Magma

C’est peu de dire que le monde est égaré, perturbé, ne sachant plus où se rendre, parant au plus pressé. C’est comme si tous les repères avaient disparu. Ce qui a pour effet de cloisonner chaque groupe sur ses certitudes, ou sur ses acquits, bien matériels ou culturels que chacun défend, en rejetant tout ce qui dérange l’ordre – instable – où il surnage. Triste spectacle des hommes politiques et de leurs discours, de même que tous ceux des élites savantes autorisées, face à tous ceux qui sont interdits. Difficile de savoir qui a raison dans le magma.
De même qu’il est impossible de se soigner si on ignore les causes de ce qui nous affecte. S’il nous manque une lumière par où nous pourrions nous diriger, et agir. Il est plus facile de se murer que d’opérer un renversement de nos choix. Nous n’entretenons plus de relation vraiment saine, d’une part avec la Nature, au sens de Voix, et d’autre part entre Nous, pris dans des schémas tout fait dans nos représentations et croyances qui nous enferment et nous séparent les uns des autres.
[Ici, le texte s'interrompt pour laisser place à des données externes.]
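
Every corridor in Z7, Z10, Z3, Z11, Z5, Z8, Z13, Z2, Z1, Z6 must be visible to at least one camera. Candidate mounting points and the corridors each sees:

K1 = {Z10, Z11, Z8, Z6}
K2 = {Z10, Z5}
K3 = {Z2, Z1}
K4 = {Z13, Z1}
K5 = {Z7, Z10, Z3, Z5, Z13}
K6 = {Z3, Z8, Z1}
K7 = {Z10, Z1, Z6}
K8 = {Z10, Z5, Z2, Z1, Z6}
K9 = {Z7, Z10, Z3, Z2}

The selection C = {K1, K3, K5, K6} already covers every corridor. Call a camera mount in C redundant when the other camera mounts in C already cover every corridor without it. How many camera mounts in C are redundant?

Drop K1: Z11, Z6 uncovered — not redundant.
Drop K3: Z2 uncovered — not redundant.
Drop K5: Z7, Z5, Z13 uncovered — not redundant.
Drop K6: the rest still cover every corridor — redundant.
1 redundant: K6.

1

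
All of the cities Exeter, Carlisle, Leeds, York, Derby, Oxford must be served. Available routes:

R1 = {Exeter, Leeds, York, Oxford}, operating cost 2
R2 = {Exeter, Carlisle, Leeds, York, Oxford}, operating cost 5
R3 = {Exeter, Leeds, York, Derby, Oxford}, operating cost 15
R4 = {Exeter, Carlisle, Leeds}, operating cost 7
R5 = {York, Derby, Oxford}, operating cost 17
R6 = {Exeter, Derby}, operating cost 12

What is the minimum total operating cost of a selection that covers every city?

R2, R6 cover every city at operating cost 5 + 12 = 17.
Any cover uses at least 2 routes; among all covering selections none totals below 17.
Greedy by coverage-per-operating cost would pick R1, R2, R6 for 19 — worse than the optimum 17.

17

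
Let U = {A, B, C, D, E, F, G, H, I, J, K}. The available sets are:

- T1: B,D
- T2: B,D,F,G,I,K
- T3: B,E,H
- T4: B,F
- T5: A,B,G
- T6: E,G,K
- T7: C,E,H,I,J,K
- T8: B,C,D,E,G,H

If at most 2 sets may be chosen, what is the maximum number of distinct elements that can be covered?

Choosing T2, T7 covers {B, C, D, E, F, G, H, I, J, K} — 10 elements.
No choice of 2 sets does better; here A is left uncovered.

10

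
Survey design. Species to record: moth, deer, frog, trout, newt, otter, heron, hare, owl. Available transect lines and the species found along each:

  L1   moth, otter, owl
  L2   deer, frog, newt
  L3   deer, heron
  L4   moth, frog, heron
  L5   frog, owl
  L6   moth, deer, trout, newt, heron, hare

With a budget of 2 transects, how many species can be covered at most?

8

Choosing L1, L6 covers {moth, deer, trout, newt, otter, heron, hare, owl} — 8 species.
No choice of 2 transects does better; here frog is left uncovered.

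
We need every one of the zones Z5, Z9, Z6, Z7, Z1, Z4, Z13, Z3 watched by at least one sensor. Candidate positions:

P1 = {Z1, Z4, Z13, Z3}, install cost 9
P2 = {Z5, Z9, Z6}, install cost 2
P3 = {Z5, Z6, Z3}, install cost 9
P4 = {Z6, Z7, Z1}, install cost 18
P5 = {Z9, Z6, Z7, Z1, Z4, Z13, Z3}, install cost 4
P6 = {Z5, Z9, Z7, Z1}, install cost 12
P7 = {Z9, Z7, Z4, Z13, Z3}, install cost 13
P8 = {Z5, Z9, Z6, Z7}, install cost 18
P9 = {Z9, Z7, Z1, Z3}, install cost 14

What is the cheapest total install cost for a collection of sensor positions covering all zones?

P2, P5 cover every zone at install cost 2 + 4 = 6.
Any cover uses at least 2 sensor positions; among all covering selections none totals below 6.

6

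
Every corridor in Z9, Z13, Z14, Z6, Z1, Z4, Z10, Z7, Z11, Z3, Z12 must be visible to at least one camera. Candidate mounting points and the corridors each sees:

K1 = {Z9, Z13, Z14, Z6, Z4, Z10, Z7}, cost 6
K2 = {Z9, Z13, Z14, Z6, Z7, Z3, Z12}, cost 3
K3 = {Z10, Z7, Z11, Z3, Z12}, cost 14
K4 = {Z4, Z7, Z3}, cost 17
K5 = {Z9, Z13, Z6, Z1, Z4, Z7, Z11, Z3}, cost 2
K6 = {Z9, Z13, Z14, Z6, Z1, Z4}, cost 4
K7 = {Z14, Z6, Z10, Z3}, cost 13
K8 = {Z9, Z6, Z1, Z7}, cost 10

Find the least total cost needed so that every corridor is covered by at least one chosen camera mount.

11

K1, K2, K5 cover every corridor at cost 6 + 3 + 2 = 11.
Any cover uses at least 2 camera mounts; among all covering selections none totals below 11.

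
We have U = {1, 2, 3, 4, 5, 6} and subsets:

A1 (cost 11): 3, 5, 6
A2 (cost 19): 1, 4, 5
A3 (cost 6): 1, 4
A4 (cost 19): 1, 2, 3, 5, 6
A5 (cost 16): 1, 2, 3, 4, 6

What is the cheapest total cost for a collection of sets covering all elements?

A3, A4 cover every element at cost 6 + 19 = 25.
Any cover uses at least 2 sets; among all covering selections none totals below 25.

25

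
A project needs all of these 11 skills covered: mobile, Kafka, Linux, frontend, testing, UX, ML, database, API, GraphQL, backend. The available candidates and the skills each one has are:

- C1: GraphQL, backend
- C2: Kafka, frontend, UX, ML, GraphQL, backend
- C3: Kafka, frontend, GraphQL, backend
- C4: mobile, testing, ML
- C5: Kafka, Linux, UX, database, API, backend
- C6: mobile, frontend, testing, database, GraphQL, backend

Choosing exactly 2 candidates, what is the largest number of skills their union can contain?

10

Choosing C5, C6 covers {mobile, Kafka, Linux, frontend, testing, UX, database, API, GraphQL, backend} — 10 skills.
No choice of 2 candidates does better; here ML is left uncovered.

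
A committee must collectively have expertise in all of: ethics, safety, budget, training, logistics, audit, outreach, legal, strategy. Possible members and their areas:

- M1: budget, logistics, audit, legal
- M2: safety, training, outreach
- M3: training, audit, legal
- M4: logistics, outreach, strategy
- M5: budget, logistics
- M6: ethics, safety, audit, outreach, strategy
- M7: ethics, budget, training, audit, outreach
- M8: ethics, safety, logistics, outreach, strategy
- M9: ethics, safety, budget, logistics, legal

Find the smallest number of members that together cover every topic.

3

M1, M2, M6 together cover {ethics, safety, budget, training, logistics, audit, outreach, legal, strategy} — every topic.
No 2 of the 9 members cover everything (all 36 pairs fall short), so 3 is minimum.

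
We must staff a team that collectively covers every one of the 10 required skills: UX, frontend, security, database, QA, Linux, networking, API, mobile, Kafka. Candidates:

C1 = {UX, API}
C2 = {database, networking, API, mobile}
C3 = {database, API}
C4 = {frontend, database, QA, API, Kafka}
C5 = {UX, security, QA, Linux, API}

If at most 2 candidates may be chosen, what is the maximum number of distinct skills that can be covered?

8

Choosing C2, C5 covers {UX, security, database, QA, Linux, networking, API, mobile} — 8 skills.
No choice of 2 candidates does better; here frontend, Kafka are left uncovered.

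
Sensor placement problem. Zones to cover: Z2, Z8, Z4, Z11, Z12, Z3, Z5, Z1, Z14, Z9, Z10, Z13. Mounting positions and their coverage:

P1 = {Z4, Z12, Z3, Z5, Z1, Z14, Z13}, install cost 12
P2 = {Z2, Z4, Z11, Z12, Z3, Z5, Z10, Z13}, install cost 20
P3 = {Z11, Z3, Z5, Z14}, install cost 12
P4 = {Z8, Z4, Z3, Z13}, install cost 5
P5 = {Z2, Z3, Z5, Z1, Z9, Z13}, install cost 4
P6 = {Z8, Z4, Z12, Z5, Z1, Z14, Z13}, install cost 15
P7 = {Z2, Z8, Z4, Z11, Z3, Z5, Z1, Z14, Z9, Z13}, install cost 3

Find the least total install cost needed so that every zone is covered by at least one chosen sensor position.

P2, P7 cover every zone at install cost 20 + 3 = 23.
Any cover uses at least 2 sensor positions; among all covering selections none totals below 23.

23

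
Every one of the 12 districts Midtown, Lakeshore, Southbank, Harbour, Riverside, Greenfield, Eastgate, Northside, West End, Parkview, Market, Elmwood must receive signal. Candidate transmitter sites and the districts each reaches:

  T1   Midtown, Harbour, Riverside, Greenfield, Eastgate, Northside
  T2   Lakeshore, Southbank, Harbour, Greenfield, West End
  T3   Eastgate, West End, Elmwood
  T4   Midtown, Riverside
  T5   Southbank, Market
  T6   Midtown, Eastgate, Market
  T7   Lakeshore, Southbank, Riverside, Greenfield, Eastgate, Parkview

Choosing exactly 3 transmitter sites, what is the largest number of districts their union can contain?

Choosing T1, T3, T7 covers {Midtown, Lakeshore, Southbank, Harbour, Riverside, Greenfield, Eastgate, Northside, West End, Parkview, Elmwood} — 11 districts.
No choice of 3 transmitter sites does better; here Market is left uncovered.

11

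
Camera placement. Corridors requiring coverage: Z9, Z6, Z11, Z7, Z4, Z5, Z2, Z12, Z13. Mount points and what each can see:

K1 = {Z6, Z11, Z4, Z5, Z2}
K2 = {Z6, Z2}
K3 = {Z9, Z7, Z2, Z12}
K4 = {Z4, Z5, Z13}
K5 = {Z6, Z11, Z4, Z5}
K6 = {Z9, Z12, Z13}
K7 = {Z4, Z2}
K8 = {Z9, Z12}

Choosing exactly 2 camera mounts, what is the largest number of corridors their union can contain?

Choosing K1, K3 covers {Z9, Z6, Z11, Z7, Z4, Z5, Z2, Z12} — 8 corridors.
No choice of 2 camera mounts does better; here Z13 is left uncovered.

8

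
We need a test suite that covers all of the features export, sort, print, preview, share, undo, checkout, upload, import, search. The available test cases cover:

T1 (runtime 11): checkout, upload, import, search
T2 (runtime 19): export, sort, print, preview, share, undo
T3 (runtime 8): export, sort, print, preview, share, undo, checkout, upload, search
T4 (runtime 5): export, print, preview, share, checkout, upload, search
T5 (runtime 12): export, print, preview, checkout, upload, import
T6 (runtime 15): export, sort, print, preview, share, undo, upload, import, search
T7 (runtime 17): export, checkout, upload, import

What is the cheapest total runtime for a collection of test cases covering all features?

T1, T3 cover every feature at runtime 11 + 8 = 19.
Any cover uses at least 2 test cases; among all covering selections none totals below 19.
Greedy by coverage-per-runtime would pick T4, T3, T1 for 24 — worse than the optimum 19.

19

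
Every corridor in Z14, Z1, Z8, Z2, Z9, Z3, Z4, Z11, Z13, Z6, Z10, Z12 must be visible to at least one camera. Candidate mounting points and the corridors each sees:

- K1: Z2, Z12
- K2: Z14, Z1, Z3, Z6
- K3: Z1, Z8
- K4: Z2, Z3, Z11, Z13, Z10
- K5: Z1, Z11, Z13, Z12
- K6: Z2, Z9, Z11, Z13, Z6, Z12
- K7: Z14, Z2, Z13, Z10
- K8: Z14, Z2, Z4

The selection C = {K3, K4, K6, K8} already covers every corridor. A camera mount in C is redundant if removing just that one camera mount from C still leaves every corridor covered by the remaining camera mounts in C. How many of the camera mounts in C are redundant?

0

Drop K3: Z1, Z8 uncovered — not redundant.
Drop K4: Z3, Z10 uncovered — not redundant.
Drop K6: Z9, Z6, Z12 uncovered — not redundant.
Drop K8: Z14, Z4 uncovered — not redundant.
None of the camera mounts in C is redundant.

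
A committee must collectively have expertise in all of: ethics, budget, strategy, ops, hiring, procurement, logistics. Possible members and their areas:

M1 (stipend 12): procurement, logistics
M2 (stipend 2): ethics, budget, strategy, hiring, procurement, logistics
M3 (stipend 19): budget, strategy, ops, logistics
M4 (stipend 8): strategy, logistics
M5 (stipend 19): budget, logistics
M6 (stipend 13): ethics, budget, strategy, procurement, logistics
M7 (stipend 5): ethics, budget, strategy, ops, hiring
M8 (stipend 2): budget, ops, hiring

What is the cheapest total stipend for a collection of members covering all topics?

M2, M8 cover every topic at stipend 2 + 2 = 4.
Any cover uses at least 2 members; among all covering selections none totals below 4.

4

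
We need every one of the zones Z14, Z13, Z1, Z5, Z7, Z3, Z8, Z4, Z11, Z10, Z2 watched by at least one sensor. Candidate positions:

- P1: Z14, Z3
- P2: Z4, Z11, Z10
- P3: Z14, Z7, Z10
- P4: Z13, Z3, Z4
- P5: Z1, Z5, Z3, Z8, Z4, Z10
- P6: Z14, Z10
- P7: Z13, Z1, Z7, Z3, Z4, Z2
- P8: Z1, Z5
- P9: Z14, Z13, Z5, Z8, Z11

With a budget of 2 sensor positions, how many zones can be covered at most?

Choosing P7, P9 covers {Z14, Z13, Z1, Z5, Z7, Z3, Z8, Z4, Z11, Z2} — 10 zones.
No choice of 2 sensor positions does better; here Z10 is left uncovered.

10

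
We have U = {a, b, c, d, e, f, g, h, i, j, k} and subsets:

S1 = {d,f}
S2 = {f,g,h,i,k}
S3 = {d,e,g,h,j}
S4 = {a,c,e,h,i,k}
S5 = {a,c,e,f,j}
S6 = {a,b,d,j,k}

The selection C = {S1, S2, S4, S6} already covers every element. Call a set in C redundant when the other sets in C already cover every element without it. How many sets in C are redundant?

Drop S1: the rest still cover every element — redundant.
Drop S2: g uncovered — not redundant.
Drop S4: c, e uncovered — not redundant.
Drop S6: b, j uncovered — not redundant.
1 redundant: S1.

1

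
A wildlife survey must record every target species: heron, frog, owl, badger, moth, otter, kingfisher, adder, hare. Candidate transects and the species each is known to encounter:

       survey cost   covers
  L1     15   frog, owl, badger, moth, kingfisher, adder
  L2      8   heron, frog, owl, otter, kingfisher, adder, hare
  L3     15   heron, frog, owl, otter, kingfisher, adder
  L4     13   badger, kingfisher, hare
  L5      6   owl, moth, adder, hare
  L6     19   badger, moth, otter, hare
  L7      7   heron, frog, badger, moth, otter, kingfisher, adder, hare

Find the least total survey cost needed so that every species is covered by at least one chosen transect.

13

L5, L7 cover every species at survey cost 6 + 7 = 13.
Any cover uses at least 2 transects; among all covering selections none totals below 13.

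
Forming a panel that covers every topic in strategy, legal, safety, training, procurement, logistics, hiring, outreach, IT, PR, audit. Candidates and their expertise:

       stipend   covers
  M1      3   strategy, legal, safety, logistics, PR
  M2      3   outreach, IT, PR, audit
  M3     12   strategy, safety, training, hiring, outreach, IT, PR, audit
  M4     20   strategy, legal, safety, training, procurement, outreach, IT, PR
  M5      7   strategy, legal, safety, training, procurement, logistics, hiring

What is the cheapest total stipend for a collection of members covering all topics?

M2, M5 cover every topic at stipend 3 + 7 = 10.
Any cover uses at least 2 members; among all covering selections none totals below 10.
Greedy by coverage-per-stipend would pick M1, M2, M5 for 13 — worse than the optimum 10.

10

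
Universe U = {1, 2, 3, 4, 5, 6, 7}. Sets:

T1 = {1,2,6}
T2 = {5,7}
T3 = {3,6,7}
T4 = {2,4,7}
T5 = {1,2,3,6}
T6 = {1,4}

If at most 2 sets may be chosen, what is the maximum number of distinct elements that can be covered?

6

Choosing T2, T5 covers {1, 2, 3, 5, 6, 7} — 6 elements.
No choice of 2 sets does better; here 4 is left uncovered.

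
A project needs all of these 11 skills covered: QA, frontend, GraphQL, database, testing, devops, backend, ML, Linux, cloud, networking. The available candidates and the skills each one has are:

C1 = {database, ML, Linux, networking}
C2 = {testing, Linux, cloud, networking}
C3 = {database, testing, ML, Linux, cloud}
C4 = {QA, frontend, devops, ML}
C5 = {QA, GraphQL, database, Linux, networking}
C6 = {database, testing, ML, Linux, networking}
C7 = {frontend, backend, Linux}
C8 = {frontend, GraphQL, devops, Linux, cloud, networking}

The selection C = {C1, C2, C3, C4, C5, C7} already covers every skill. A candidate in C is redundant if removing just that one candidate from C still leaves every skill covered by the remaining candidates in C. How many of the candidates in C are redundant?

3

Drop C1: the rest still cover every skill — redundant.
Drop C2: the rest still cover every skill — redundant.
Drop C3: the rest still cover every skill — redundant.
Drop C4: devops uncovered — not redundant.
Drop C5: GraphQL uncovered — not redundant.
Drop C7: backend uncovered — not redundant.
3 redundant: C1, C2, C3.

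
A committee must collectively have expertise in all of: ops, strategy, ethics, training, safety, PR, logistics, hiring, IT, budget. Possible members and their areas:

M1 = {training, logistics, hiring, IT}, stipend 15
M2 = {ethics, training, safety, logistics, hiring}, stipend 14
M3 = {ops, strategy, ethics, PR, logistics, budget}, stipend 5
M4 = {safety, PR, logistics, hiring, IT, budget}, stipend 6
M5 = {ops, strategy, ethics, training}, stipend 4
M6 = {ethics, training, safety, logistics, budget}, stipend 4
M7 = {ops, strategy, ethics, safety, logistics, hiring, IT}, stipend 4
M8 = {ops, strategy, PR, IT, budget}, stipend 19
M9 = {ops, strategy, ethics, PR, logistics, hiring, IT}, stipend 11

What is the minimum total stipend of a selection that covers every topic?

M4, M5 cover every topic at stipend 6 + 4 = 10.
Any cover uses at least 2 members; among all covering selections none totals below 10.
Greedy by coverage-per-stipend would pick M7, M6, M3 for 13 — worse than the optimum 10.

10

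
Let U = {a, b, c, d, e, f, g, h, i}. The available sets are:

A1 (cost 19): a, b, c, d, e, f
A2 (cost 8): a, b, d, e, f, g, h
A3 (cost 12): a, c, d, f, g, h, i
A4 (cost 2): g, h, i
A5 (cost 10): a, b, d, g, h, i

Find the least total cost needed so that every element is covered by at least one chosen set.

20

A2, A3 cover every element at cost 8 + 12 = 20.
Any cover uses at least 2 sets; among all covering selections none totals below 20.
Greedy by coverage-per-cost would pick A4, A2, A3 for 22 — worse than the optimum 20.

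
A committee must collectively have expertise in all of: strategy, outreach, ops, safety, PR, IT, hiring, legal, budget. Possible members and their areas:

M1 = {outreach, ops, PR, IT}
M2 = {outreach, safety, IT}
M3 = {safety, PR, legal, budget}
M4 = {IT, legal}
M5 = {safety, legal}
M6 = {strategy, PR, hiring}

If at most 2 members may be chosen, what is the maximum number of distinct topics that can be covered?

Choosing M1, M3 covers {outreach, ops, safety, PR, IT, legal, budget} — 7 topics.
No choice of 2 members does better; here strategy, hiring are left uncovered.

7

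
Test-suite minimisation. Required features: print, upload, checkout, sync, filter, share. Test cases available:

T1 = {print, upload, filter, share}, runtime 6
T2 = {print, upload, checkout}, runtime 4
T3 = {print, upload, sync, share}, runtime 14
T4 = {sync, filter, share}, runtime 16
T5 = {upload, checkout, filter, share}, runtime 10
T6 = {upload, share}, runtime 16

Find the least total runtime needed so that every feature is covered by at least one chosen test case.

20

T2, T4 cover every feature at runtime 4 + 16 = 20.
Any cover uses at least 2 test cases; among all covering selections none totals below 20.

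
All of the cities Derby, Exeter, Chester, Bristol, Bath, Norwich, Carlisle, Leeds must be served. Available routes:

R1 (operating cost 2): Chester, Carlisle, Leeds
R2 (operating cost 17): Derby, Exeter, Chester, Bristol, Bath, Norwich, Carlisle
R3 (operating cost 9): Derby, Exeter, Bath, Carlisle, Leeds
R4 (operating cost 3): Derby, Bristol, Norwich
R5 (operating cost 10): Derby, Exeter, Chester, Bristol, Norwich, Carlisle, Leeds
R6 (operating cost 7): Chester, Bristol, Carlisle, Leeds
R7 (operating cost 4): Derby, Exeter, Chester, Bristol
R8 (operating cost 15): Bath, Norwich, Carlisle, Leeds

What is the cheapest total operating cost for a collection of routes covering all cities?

R1, R3, R4 cover every city at operating cost 2 + 9 + 3 = 14.
Any cover uses at least 2 routes; among all covering selections none totals below 14.
Greedy by coverage-per-operating cost would pick R1, R4, R7, R3 for 18 — worse than the optimum 14.

14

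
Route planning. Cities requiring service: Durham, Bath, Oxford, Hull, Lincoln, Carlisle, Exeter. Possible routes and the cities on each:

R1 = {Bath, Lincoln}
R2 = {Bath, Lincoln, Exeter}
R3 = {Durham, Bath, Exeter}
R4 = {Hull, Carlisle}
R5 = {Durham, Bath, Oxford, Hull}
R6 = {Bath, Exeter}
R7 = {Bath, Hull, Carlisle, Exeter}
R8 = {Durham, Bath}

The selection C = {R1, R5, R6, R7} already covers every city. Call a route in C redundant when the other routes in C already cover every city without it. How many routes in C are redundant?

1

Drop R1: Lincoln uncovered — not redundant.
Drop R5: Durham, Oxford uncovered — not redundant.
Drop R6: the rest still cover every city — redundant.
Drop R7: Carlisle uncovered — not redundant.
1 redundant: R6.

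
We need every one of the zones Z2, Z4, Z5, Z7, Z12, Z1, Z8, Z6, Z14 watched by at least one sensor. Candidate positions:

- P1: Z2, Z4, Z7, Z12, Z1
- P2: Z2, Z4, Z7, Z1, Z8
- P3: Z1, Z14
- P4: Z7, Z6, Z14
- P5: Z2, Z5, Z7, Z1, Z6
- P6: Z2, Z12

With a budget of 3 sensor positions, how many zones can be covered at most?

8

Choosing P1, P2, P4 covers {Z2, Z4, Z7, Z12, Z1, Z8, Z6, Z14} — 8 zones.
No choice of 3 sensor positions does better; here Z5 is left uncovered.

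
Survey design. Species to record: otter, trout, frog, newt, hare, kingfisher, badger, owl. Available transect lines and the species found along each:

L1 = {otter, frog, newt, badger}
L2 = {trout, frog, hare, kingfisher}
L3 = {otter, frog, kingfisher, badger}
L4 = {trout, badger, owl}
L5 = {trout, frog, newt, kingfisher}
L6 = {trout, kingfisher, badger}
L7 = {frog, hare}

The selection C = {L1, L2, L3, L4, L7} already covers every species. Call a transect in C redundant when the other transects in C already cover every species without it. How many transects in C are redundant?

3

Drop L1: newt uncovered — not redundant.
Drop L2: the rest still cover every species — redundant.
Drop L3: the rest still cover every species — redundant.
Drop L4: owl uncovered — not redundant.
Drop L7: the rest still cover every species — redundant.
3 redundant: L2, L3, L7.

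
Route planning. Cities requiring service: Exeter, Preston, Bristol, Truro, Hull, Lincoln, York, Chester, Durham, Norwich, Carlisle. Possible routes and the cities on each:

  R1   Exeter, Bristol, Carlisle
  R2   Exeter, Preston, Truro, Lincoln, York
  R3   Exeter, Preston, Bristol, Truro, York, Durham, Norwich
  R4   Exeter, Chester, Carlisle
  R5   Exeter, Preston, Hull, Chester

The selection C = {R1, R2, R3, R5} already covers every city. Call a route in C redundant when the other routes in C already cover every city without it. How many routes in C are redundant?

Drop R1: Carlisle uncovered — not redundant.
Drop R2: Lincoln uncovered — not redundant.
Drop R3: Durham, Norwich uncovered — not redundant.
Drop R5: Hull, Chester uncovered — not redundant.
None of the routes in C is redundant.

0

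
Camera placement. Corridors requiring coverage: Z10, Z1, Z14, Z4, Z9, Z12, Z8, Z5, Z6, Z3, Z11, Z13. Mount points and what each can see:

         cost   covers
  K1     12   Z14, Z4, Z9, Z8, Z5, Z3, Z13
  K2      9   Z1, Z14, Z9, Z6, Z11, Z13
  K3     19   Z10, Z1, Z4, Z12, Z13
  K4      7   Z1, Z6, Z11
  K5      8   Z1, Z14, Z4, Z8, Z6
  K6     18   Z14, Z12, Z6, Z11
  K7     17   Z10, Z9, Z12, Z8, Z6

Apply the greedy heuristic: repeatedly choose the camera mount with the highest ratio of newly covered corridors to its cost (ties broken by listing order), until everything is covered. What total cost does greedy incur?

38

Pick 1: K2 adds 6 new (Z1, Z14, Z9, Z6, Z11, Z13) at cost 9 (ratio 6/9).
Pick 2: K1 adds 4 new (Z4, Z8, Z5, Z3) at cost 12 (ratio 4/12).
Pick 3: K7 adds 2 new (Z10, Z12) at cost 17 (ratio 2/17).
Greedy total cost: 9 + 12 + 17 = 38. (The true optimum is 36, so greedy overshoots here.)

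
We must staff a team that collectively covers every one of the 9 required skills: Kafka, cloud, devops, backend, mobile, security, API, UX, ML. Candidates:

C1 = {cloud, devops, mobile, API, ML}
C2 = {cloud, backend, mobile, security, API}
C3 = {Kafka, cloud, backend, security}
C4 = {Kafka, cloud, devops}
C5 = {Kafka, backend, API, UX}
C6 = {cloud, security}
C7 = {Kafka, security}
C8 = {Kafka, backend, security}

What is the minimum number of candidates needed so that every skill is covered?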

Dans ce sens c’est un moment périlleux, déséquilibré. Déséquilibre biologique, le climat étant comme une fièvre. Disparition ou prolifération, assèchement ou inondation, impuissance ou excès des hommes dans tout ce qu’ils entreprennent ou subissent. Les enfants vont devoir composer avec ce qu’on leur laisse comme héritage, ce qui est tout de même très rude pour eux. Ils n’en sont pas responsables et cependant vont devoir assumer et prendre les choses en l’état, dans cette sorte de rupture avec ces formes du passé profond. Nous aussi avons subi cela, mais nous avions encore un lien possible avec les espaces sauvages. Tandis que dans ces contextes artificiels il ne reste plus rien de la nature, ce qui est trop bête, et irréversible. Même notre intérieur est exsangue. Nos corps et nos désirs, nos appétits, notre lecture du monde deviennent comme desséchés, sans lumière, puis d’un coup survient l’inverse sidérant.
Pensez donc que le vivant est là, et ne saurait mourir. Il est prêt à mourir pour sauver le vivant. Évidemment, pour nous c’est violent, et nous ne savons pas toujours en interpréter les signes. Faire la différence entre le Vivant et le mort.
Bien entendu de guerre lasse nous sommes tentés de renoncer à tout. Et nous livrer à la bière. Ou à d’autres stupéfiants pour oublier tout ça.